Feb 21, 2008

Good-bye sweet boy...


I have feared this day for so long and yet when the final moment came, I felt completely unprepared to say goodbye to my best friend. Chester and I have been together since he was 6 weeks old and I was just beginning my life as an adult. We moved into our first apartment, purchased our first condo, first house, second house…you get the point. We have snuggled on the couch, played hide-n-seek, walked on a leash around the park and slept in the same bed for 17 years. Some of my best conversations have been with Chester, who always provided the appropriate facial expressions to match the words I pretended he said. We have danced around the house to Motown and watched fake fish swim to new age music on the television for relaxation purposes.
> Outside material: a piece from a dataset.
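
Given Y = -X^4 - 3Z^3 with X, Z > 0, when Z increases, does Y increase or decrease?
Y decreases

Taking the partial derivative:
∂Y/∂Z = -9Z^2

∂Y/∂Z = -9Z^2 < 0 (assuming positive values)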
Many people would say that he lived a charmed life. Chester spent less than 10 nights alone in his 17 years. He spent many weekends and holidays at his grandparent’s house where they spoiled him uncontrollably. Chester and my mom would takes walks in her garden, sit together while she worked from home and fight over reading the paper (he would want to sleep on the one place she was reading). He and my dad would sit on their chair and watch TV glancing at each other periodically and occasionally Chester would even get to sit him his lap and purr. The goal was always to make sure that somebody would be around to give Chester attention, love and FOOD (the one thing he always wanted).

Chester loved to ride around in cars and liked controlling the steering wheel even more. He would always greet people with excitement in hopes that they may actually hold him in their lap and pet his soft, furry coat. He would meow to get your attention and never would a sound come out of his mouth. He would lie in between Melissa and me to make sure he got equal attention. Chester could be stubborn and when he was awake thought that everybody in the house should be awake as well. He would walk around the house pawing at doors, jumping on heads and even giving a “love tap” with his claw…usually to your forehead.

Chester has been my best-friend, my little boy…my constant for 17 years. He helped sooth rough times, heal sicknesses, inspire happiness and joy and ultimately love me UNCONDITIONALLY. Looking back on the life I provided him, I would change only a few things…I would give more kisses, snuggle more often and even let him eat “human” food regardless of what his vet told me. I whispered in his ear last night minutes before his injection…”I love you sweet boy and I can never thank you enough for loving me.”

He is my perfect, sweet, kind friend who a place in my heart that can never be touched. I hope that you are healthy, happy and at peace now Chester. I am sorry that the end had to finally come…I will miss you and love you forever.

5 comments:

Anonymous said...

Now you're making me tear up. We had to do the same with my little dog last January after almost 17 years. Honestly, it is one of the hardest things I've ever done. Even today I miss his greeting me at the door and just giving love.

I'm so sorry about Chester. Honestly, grieve as much and as long as you have to. Hugs being sent your way my friend.

Rachel said...

I'm sorry to hear about Chester. He did have a good life and the two of you had a special relationship! Rachel

Candy said...

Poor Chester. But even more, poor you. The loss of a pet - there's not much that compares. It's like a piece of you is missing, but you're expected to get over it and get on with things.

Keeping It Real said...

I'm sorry for your loss. Chester was obviously near and dear to your heart and now that heart is broken. I wish I knew the right words, but ... well, just give it time. Don't rush through your mourning period. You will find solace in due time.

WendyB said...

What a beautiful cat. Sorry for your loss.